Harun Nasution dan generasinya alm. Prof. Dr. Nurcholis Madjid dan bahkan pakar tafsir
Prof. Dr. Quraish Syihab yang dinyatakan ‘nyeleneh’ dengan pemikiran mereka yang
kontraversial. Namun akal yang terus berkembang dan mudah-mudahan pada akhirnya akan
menerima pemikiran mereka dengan alasan dan argumen ilmiah serta tetap berlandaskan al-
Quran dan sunnah.

Mengapa hal ini terjadi?. Hal ini disebabkan oleh akal manusia zaman dahulu belum
semaju akal manusia sekarang dan cenderung mempertahankan tradisi lama serta menolak
pembaharuan padahal ada ungkapan yang menyatakan ‘almuhafazatu ‘ala al-Qadiimi saliih,
wa al-akhzu bi al-jadiidi ashlah’ (Menjaga tradisi lama itu baik dan membuat suatu
pembaharuan itu lebih baik lagi).

Pembaharuan dalam Islam adalah satu di antara pemicu perbedaan antara ulama salaf
(tradisional) dan khalaf (kontemporer). Walau banyak kalangan menolak pembaharuan dalam
Islam tetapi mereka tidak dapat menolak untuk mengakui bahwa tokoh-tokoh seperti
Muhammad Iqbal, Jamaluddin al-Afgani,Muhammad Abduh adalah pembaharu dan reformis
perkembangan pemikiran dalam Islam.

III. Takhtim

Perbedaan adalah hukum alam (sunnatullah) yang tidak dapat dihindari. Pemikiran
manusia berbeda satu sama lain, dengan demikian hasil analisis juga akan berbeda pula.

Perbedaan hasil pemikiran adalah satu berkah bagi yang berakal. Dengan perbedaan
ini ia akan mencari alasan yang menjadi dasar perbedaan dalam pendapat. Jika tidak mampu
untuk mencari alasan tersebut harus mengakui bahwa pemikirannya belum sampai pada level
yang demikian. Jika masih ada rasa penasaran dan kurang puas seyogyanya untuk bertanya
kepada orang yang menyatakan perbedaan tersebut.
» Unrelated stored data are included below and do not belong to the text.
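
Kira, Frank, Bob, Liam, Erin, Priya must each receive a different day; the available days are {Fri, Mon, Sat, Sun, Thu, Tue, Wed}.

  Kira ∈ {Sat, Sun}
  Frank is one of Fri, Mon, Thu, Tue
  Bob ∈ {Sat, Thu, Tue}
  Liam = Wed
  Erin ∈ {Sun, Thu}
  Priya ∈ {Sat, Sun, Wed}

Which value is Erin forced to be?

Thu

Liam's domain is down to {Wed}, so Liam = Wed. Strike Wed from Priya.
The 2 variables Kira and Priya are confined to {Sat, Sun}, which locks those values in; drop them from Bob, Erin.
So Erin = Thu.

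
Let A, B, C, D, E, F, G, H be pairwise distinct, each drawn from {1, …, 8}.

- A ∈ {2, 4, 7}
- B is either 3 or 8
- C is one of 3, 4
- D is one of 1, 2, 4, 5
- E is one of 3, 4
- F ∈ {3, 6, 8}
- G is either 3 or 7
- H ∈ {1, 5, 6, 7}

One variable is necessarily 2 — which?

C and E share exactly the 2 values {3, 4}; by pigeonhole those values go to them, so strike 3, 4 from A, B, D, F, G.
That leaves B = 8. Remove 8 from F.
F has just one choice, so F = 6. So H can't be 6.
G must be 7 (only option left). So A, H can't be 7.
So 2 goes to A.

A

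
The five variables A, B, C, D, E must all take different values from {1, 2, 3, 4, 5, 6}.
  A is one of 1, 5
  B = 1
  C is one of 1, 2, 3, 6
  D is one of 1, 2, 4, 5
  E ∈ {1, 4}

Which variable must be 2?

B's domain is down to {1}, so B = 1. So A, C, D, E can't be 1.
E's domain is down to {4}, so E = 4. So D can't be 4.
A must be 5 (only option left). Remove 5 from D.
So 2 goes to D.

D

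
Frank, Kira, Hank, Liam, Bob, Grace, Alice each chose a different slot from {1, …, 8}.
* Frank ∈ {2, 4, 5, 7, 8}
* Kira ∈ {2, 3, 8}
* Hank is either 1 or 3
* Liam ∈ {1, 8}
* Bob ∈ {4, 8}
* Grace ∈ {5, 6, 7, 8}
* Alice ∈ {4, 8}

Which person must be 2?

Bob and Alice between them cover only {4, 8} — a naked pair. Remove those values from Frank, Kira, Liam, Grace.
Liam must be 1 (only option left). Eliminate 1 elsewhere: Hank.
That leaves Hank = 3. So Kira can't be 3.
So 2 goes to Kira.

Kira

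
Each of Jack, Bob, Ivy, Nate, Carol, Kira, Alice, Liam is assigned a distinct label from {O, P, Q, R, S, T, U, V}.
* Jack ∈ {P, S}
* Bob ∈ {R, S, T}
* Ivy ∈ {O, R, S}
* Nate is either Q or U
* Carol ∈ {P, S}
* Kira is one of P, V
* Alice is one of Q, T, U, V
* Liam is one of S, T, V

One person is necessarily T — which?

The 8 variables together cover exactly {O, P, Q, R, S, T, U, V} — 8 values for 8 variables — and O appears only in Ivy's list, so Ivy = O.
Among the 7 still-open variables, R fits only Bob (and all 7 values in {P, Q, R, S, T, U, V} must be used), so Bob = R.
Jack and Carol share exactly the 2 values {P, S}; by pigeonhole those values go to them, so strike P, S from Kira, Liam.
Kira must be V (only option left). Eliminate V elsewhere: Alice, Liam.
So T goes to Liam.

Liam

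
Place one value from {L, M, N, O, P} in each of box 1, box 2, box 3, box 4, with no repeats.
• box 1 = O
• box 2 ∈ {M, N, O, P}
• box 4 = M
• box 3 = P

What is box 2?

N

box 1's domain is down to {O}, so box 1 = O. So box 2 can't be O.
box 3 must be P (only option left). So box 2 can't be P.
That leaves box 4 = M. Strike M from box 2.
So box 2 = N.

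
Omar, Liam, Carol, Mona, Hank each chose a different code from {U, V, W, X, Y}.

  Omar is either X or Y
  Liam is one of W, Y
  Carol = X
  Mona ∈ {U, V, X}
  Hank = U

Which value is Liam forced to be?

Carol must be X (only option left). Eliminate X elsewhere: Omar, Mona.
That leaves Hank = U. So Mona can't be U.
Omar must be Y (only option left). Eliminate Y elsewhere: Liam.
So Liam = W.

W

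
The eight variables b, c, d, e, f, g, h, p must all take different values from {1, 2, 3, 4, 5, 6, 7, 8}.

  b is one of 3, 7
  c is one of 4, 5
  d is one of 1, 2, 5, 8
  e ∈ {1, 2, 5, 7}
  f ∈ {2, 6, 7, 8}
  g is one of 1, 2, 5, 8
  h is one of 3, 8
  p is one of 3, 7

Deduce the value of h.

8

The 8 variables draw from only 8 values {1, 2, 3, 4, 5, 6, 7, 8}, so each is used; only c can be 4, hence c = 4.
The 7 still-open variables together cover exactly {1, 2, 3, 5, 6, 7, 8} — 7 values for 7 variables — and 6 appears only in f's list, so f = 6.
b and p between them cover only {3, 7} — a naked pair. Remove those values from e, h.
So h = 8.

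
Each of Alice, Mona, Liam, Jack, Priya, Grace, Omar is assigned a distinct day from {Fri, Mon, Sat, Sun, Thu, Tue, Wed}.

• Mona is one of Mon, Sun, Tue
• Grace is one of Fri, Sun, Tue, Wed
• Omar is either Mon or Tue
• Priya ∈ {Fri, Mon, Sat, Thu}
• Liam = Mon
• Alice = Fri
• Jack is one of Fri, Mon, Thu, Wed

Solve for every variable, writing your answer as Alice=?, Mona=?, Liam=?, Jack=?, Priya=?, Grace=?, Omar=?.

Alice=Fri, Mona=Sun, Liam=Mon, Jack=Thu, Priya=Sat, Grace=Wed, Omar=Tue

Alice has just one choice, so Alice = Fri. So Jack, Priya, Grace can't be Fri.
Liam has just one choice, so Liam = Mon. Remove Mon from Mona, Jack, Priya, Omar.
That leaves Omar = Tue. Strike Tue from Mona, Grace.
Mona's domain is down to {Sun}, so Mona = Sun. So Grace can't be Sun.
Grace's domain is down to {Wed}, so Grace = Wed. Strike Wed from Jack.
That leaves Jack = Thu. Remove Thu from Priya.
Priya must be Sat (only option left).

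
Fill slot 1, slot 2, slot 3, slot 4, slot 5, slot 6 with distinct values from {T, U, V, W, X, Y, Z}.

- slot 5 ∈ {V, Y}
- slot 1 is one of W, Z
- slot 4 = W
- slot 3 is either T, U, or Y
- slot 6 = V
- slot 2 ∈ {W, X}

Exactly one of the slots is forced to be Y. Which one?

slot 4's domain is down to {W}, so slot 4 = W. So slot 1, slot 2 can't be W.
That leaves slot 6 = V. Remove V from slot 5.
So Y goes to slot 5.

slot 5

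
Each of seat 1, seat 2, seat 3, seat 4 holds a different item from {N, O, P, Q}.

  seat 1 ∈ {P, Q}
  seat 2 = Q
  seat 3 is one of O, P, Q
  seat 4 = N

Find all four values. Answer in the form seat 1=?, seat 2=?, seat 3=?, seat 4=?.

seat 2's domain is down to {Q}, so seat 2 = Q. Remove Q from seat 1, seat 3.
That leaves seat 4 = N.
seat 1 must be P (only option left). Remove P from seat 3.
seat 3's domain is down to {O}, so seat 3 = O.

seat 1=P, seat 2=Q, seat 3=O, seat 4=N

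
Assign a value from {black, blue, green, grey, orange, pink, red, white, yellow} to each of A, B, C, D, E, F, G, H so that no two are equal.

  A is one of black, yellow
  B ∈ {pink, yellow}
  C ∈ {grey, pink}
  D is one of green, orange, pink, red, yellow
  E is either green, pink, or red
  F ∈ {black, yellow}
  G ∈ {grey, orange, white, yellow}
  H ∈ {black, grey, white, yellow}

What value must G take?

A and F share exactly the 2 values {black, yellow}; by pigeonhole those values go to them, so strike black, yellow from B, D, G, H.
B must be pink (only option left). Remove pink from C, D, E.
That leaves C = grey. So G, H can't be grey.
H's domain is down to {white}, so H = white. Strike white from G.
So G = orange.

orange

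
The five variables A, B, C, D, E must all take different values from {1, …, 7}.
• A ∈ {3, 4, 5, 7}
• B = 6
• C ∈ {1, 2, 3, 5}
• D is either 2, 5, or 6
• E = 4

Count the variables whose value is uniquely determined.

B has just one choice, so B = 6. Remove 6 from D.
E must be 4 (only option left). Eliminate 4 elsewhere: A.
Determined: B=6, E=4. The other variables each still have more than one consistent value. That makes 2.

2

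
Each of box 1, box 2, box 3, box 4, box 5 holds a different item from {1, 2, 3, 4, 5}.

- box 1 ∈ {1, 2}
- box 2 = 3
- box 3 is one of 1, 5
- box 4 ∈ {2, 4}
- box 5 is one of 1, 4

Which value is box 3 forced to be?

5

box 2 has just one choice, so box 2 = 3.
The 4 still-open variables draw from only 4 values {1, 2, 4, 5}, so each is used; only box 3 can be 5, hence box 3 = 5.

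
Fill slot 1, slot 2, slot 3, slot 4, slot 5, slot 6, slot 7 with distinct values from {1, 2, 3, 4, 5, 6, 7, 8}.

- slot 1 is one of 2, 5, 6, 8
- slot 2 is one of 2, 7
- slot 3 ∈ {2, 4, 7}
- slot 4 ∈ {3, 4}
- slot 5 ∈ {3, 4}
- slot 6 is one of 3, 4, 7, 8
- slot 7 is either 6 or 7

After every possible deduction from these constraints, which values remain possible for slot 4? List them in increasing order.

Among the 7 variables, 5 fits only slot 1 (and all 7 values in {2, 3, 4, 5, 6, 7, 8} must be used), so slot 1 = 5.
The 6 still-open variables together cover exactly {2, 3, 4, 6, 7, 8} — 6 values for 6 variables — and 6 appears only in slot 7's list, so slot 7 = 6.
Among the 5 still-open variables, 8 fits only slot 6 (and all 5 values in {2, 3, 4, 7, 8} must be used), so slot 6 = 8.
slot 4 and slot 5 between them cover only {3, 4} — a naked pair. Remove those values from slot 3.
No further eliminations apply; slot 4 can still be any of 3, 4.

3, 4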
Bukanlah tindakan islami jika perbedaan
dalam hal pemikiran harus dilanjutkan dengan pelabelan diri orang lain dengan istilah-istilah
yang negatif dan sakral.

4
Dengan naluri ‘rasa ingin tahu’, manusia-manusia berakal akan selalu
mengaplikasikan firman Allah yang pertama ‘Iqra’. Bukan hanya Iqra ketika sekolah atau
kuliah tetapi tetap Iqra walau kain kafan sudah menyelimuti badan. Dengan demikian tidak
mustahil Islam akan menginjak zaman keemasannya seperti dahulu lagi. Tetapi jika dengan
mempertahankan ‘Iqra’ dahulu dan menyalahkan ‘Iqra’ yang sekarang, maka Islam akan
kembali pada zaman statis dan tidak berkembang sehingga Islam akan dibaratkan buih di
lautan. Al-Islamu Mahjubun bil Muslimin (Islam itu akan tertutup dan terkekang oleh
penganut Islam itu sendiri) demikian kata Sayyid Muhammad Abduh, Benarkah demikian ?.